A major focus of our laboratory is on human cytomegalovirus (HCMV), a herpes virus, which is the leading cause of congenital viral infection, occurring in approximately %1 of all live births. Congenital HCMV infection results in central nervous system damage in the majority of symptomatic newborns. HCMV infection also poses a serious health risk to immunosuppressed individuals, such as the elderly, and patients receiving immunosuppressive chemotherapy, including cancer patients, transplant recipients, and AIDS patients.
Another major focus in my laboratory is to elucidate novel metabolic activities induced by the transformation of cells from normal to cancerous. It has been known for decades that this cancerous transformation induces gross metabolic changes. However, many questions remain about the specific activities induced and the upstream mechanisms that are responsible. More recently, several reports indicate the importance of these metabolic changes for tumorigenesis highlighting the likelihood that inhibition of these activities could prevent cancer associated disease.
Global Measurement of Metabolic Activity: Liquid Chromatography-Mass Spectrometry
In order to elucidate pathogenic manipulation of the metabolic network (either viral or cancer-associated), we utilize liquid chromatography/ tandem mass spectrometry (LC-MS/MS) to measure the concentrations of specific metabolite pools. Utilizing this technology, we can measure the concentrations of a wide variety of metabolites, covering a large proportion of metabolic chemical diversity.
In addition to measuring metabolite concentrations, we also measure the rate of molecular conversion from one metabolite to another, i.e. metabolic flux. The speed of metabolic flux is crucial to understanding metabolic network behavior and how it is affected by a cellular perturbation, e.g. viral infection or oncogenic transformation. We measure metabolic flux by feeding cells with stable-isotope-labeled nutrient, e.g. 13C-glucose, which because of its heavier composition (as compared to 12C) produces a unique mass signature.
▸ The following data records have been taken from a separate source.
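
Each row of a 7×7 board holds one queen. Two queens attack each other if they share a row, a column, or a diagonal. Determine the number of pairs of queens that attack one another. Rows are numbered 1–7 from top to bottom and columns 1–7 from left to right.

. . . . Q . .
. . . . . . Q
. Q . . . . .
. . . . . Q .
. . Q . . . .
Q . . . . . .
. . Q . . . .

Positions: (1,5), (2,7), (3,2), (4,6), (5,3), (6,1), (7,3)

Same column: (5,3)–(7,3) (column 3).
Same diagonal: (4,6)–(7,3) (|4−7| = |6−3| = 3).
Total attacking pairs: 2.

2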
As 13C incorporates into the metabolic network it can be distinguished from 12C-metabolites by mass spectrometry. By measuring the speed of 13C incorporation into various metabolite pools we can estimate metabolic flux values and how they are affected by various perturbations.
With respect to our HCMV project, we have found that HCMV infection activates several metabolic pathways including various aspects of central carbon metabolism and nucleotide biosynthesis. We find that inhibition of certain virally-up-regulated pathways blocks normal viral replication. In our cancer project, we have begun to identify activities specifically induced by oncogenesis that appear to be important for cancer-cell replication. Utilizing molecular genetic techniques, we are now beginning to dissect the mechanisms responsible for viral and cancer-induced metabolic changes. Increased understanding of these mechanisms and the roles they play during viral infection and cancer-cell transformation will continue to illuminate potential therapeutic avenues.